5 Common Money Mistakes Small Businesses Make
Plenty of factors can contribute to a business venture's demise. Sometimes it's a lack of consumer interest; other times it's a matter of bad marketing tactics. But perhaps the most deadly contributor to startup failure is not knowing how to manage your business finances.
"In many instances, [financial mistakes] are due to poor financial planning on the front end of starting the business," said Marc Price, business author and director of operations at ExpertBusinessAdvice.com. "Entrepreneurs underestimate the true costs of launching the business. Subsequently, working through initial growing pains that may transpire after the doors are open can be threatened without proper funding."
As an entrepreneur himself, Price knows how easy it can be to get your business into a financial pitfall. The co-author of "Business Finance Basics" (Nova Vista, 2014) shared five common financial management mistakes small business owners make, and how to avoid these errors. [15 Creative Financing Methods for Startups]
1. Not having enough cash reserves. Entrepreneurs know that they'll probably need money to invest in the setup of their business, but it may take several fiscal quarters to realize a steady income from the company, let alone to make a profit. So start with adequate operating cash. Don't fool yourself with wishful thinking that the money will somehow be there.

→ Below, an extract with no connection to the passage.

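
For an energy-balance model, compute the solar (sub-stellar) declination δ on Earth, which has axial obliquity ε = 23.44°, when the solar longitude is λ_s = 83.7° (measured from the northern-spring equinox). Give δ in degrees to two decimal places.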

2. Being plastic dependent. Some small business owners are forced to turn to credit cards for early stage survival, especially when they haven't planned properly. Credit cards carry high interest charges and annual fees. Whether through a small business loan, a capital infusion or your own funding, ensuring sufficient operating capital can save you from getting into credit card debt.
3. Mixing personal and business finances. It's tempting to cross the line, but keep these two entities completely separate. It makes it easier for accounting, budgeting and reconciling both sets of books, and assists in determining actual profits and losses for the business.
4. Shorting yourself on compensation. In the early stages of business, it may seem like a solid decision to redistribute any and all of your profits back into your business. But not compensating yourself along the way could harm your personal finances and financial good standing.
5. Not having an organized accounts receivable system. Print your payment terms on the back of every invoice, and follow a clear process in collecting payments. Make sending prompt reminders part of your business.
Price said his best advice to new and aspiring entrepreneurs is to learn from fellow business owners and financial professionals.
"Learning from others can never be underestimated," he told Business News Daily. "Make it a habit to reach out to other small business owners and ask for advice and opinions on their own previous experiences. Additionally, seek out industry professionals [such as lawyers, accountants, bankers and real estate experts] to help guide you through the labyrinth of the endless financial pitfalls that could be looming. This process greatly mitigates your failure rate and puts you on a proper path for financial success."